Maybe in the last century America still had a place for that class of worker, but in today's America they can only become a permanent underclass that will fester with envy for a standard of living they can never have. Legalizing them will only feed their anger as they DEMAND a standard of living that unskilled labor cannot earn.
straw man alert....
This author is a traitor of the first order.
THE BIG LIE! 85% of these jobs are currently done by Americans.
"Those who are overly upset by the fact that millions of illegal immigrants are in the country need to consider two facts. Immigrants have traditionally played an important role in the U.S. economy and will be even more important in the future. Americans are not the most law abiding people. Americans have even been known to venerate lawbreakers."
The author is a #$@#$ing moron who's just repeating the Left's mantra.
Yes, this country was built by immigrants. LEGAL immigrants.

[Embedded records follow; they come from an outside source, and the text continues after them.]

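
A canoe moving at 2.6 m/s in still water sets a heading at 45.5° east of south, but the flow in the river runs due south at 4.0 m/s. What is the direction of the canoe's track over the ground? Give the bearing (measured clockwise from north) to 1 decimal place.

162.3°

Taking east as x and north as y: velocity relative to the water = (1.854, -1.822) m/s; the water relative to ground = (0.000, -4.000) m/s.
Velocity relative to ground = (1.854, -1.822) + (0.000, -4.000) = (1.854, -5.822) m/s.
Bearing = atan2(1.85, -5.82) = 162.33° clockwise from north.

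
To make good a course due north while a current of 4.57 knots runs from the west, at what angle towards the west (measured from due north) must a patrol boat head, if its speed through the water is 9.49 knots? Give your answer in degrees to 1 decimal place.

28.8°

The current pushes perpendicular to the desired track; the heading must have a component into the current equal to 4.57 knots: 9.49 sin θ = 4.57.
sin θ = 0.4816, so θ = 28.787°.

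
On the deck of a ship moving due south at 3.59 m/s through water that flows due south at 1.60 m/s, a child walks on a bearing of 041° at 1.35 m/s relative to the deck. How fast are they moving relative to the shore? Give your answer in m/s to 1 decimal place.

In east/north components (m/s): child relative to ship = (0.886, 1.019); ship relative to water = (0.000, -3.590); water relative to ground = (0.000, -1.600).
Sum = (0.886, -4.171) m/s.
Speed = |(0.886, -4.171)| = 4.264 m/s.

4.3 m/s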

There is a widespread effort by the Left to make illegal=legal, and I'm getting tired of it. It's a crucial distinction, and one that they want to gloss over.
As for rationalizing that we're not law abiding, words fail me. So, just because Americans break laws, then whoohoo, all law is meaningless, and we can all do what we want?
The author is an utter dolt. I won't even go further, I've seen better writing in Middle School school student-written newspapers.
More recently, the California Tomato growers claimed the same thing. Back in the 50's there was the "braceros" program which was a guest worker program for agricultural workers. Tomato growers claimed Congress' ending the braceros program would wipe out 85% of the growers. Instead, over less than a decade, they found ways to eliminate 80% of the manual labor involved in tomato growing, and production was far higher than it had been with the braceros.
It is really fear of committing capital that causes farmers to rely on cheap labor. The same is true in the hotel industry. They could cut their maid staffs drastically with robotic vacuum cleaners, more automated laundry facilities, etc. They just prefer the flexibility that delaying capital investment gives them. You can fire a bunch of illegal workers if business slows, but the bills for borrowed capital will come every month. If they had confidence in their business, they'd save money in the long run.
What a crude, inept little essay. Is there a decent editor crossing the border to help Reason?
I agree.
They also would have been in the crowd of capitalists that Jesus drove from the temple with a whip.
This whole illegal immigrant amnesty movement is part of a movement to make America a socialist country. Anybody willing to make a bet it isn't?